The Assassin put his hands on his daggers: “You’d better tell me all you know right away.”

“All right, don’t get upset… There’s no need to resort to violence, we’ll tell you everything,” said Lindaro now very nervous. “Sonea and I are here for a very concrete reason. We’re looking to solve a great mystery. We’re trying to decipher the Enigma of the Ilenians.”

“What do you mean, you’re here? Were you looking for this place?” Iruki was looking at both scholars with her brow furrowed.

“Well, not exactly… we didn’t know the exact location but we knew it was in the lake…” stuttered Lindaro apologetically.

“How could you even know of the existence of this place?” said Yakumo, with a threatening voice. His gaze was distrustful.

“I can explain. Calm down, we’re not hiding anything,” Sonea said in a soothing tone. “The strange symbols you see on the floor and the hieroglyphs they make up belong to a very advanced civilization which disappeared mysteriously more than three thousand years ago: The Ilenians, the Lost Civilization. Both Lindaro and I have spent most of our lives studying them, the few remnants they left behind.”

“Did this civilization you speak of use ancient, powerful magic?” asked Yakumo, as if this was something he wanted to check.
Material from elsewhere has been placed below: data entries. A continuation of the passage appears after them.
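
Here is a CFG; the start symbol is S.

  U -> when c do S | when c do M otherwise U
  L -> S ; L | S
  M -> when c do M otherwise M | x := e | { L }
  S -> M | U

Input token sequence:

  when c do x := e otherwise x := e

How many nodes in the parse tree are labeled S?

1

[S [M when c do [M x := e] otherwise [M x := e]]]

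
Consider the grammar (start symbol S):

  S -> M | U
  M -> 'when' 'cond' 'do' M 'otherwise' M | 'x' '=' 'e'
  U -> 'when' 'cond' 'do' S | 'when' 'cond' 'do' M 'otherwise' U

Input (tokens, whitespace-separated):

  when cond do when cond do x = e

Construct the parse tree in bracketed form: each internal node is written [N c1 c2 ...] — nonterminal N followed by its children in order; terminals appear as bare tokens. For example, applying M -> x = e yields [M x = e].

[S [U when cond do [S [U when cond do [S [M x = e]]]]]]

S
U
when cond do S
when cond do U
when cond do when cond do S
when cond do when cond do M
when cond do when cond do x = e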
“That’s right, extremely powerful magic,” said Sonea. Lindaro nodded in corroboration.

Iruki was very interested in what she was hearing. It fitted perfectly with the dramatic events she had lived through in the Temple of Water.

“What brought you here?” she asked.

Sonea looked at Lindaro, who nodded. The Librarian came to stand in front of Iruki and Yakumo and without omitting a single detail, told them the strange things which had happened in the Great Library when she had unwittingly activated the Ilenian grimoire, and the decision they had reached when they found the place the ancient mysterious book had shown them.

Yakumo and Iruki remained silent, digesting what Sonea had told them. After a moment Iruki asked: “And where did the grimoire Lindaro sent you come from?”

Sonea looked at the priest, who smiled back at her.

“We’d better sit down. The story I have to tell is a long one, and the details are very important.”

They sat down on the floor around the Ilenian symbols, and Lindaro told them about his incredible adventure in the Temple of Ether, under the great Lighthouse of Egia. He told them about his companions, Komir, Hartz and Kayti, of the monsters with the body of a man and the head of an animal, of the Ilenian magic, of the Guardian Mage and the sarcophagus containing the King of the lost civilization. When he had finished his tale, Iruki gave Yakumo a look of understanding. Here were answers to a puzzle whose pieces were beginning to fit together.

“And what did you find in the Ilenian King’s sarcophagus?” she wanted to know.

“Some very valuable jewels and a great two-handed sword, bewitched with Ilenian magic,” said Lindaro.

Iruki unsheathed her Ilenian sword and showed it to the priest, holding it out with extended palms.

“Were the engravings at all similar to these?”

Lindaro examined it carefully. Sonea stretched her neck to look at the sword curiously.

“The symbols are the same as those on Hartz’s sword. There’s no doubt it’s Ilenian, is there, Sonea?” Lindaro looked at the small scholar as she scratched her dark hair with an intrigued expression on her face.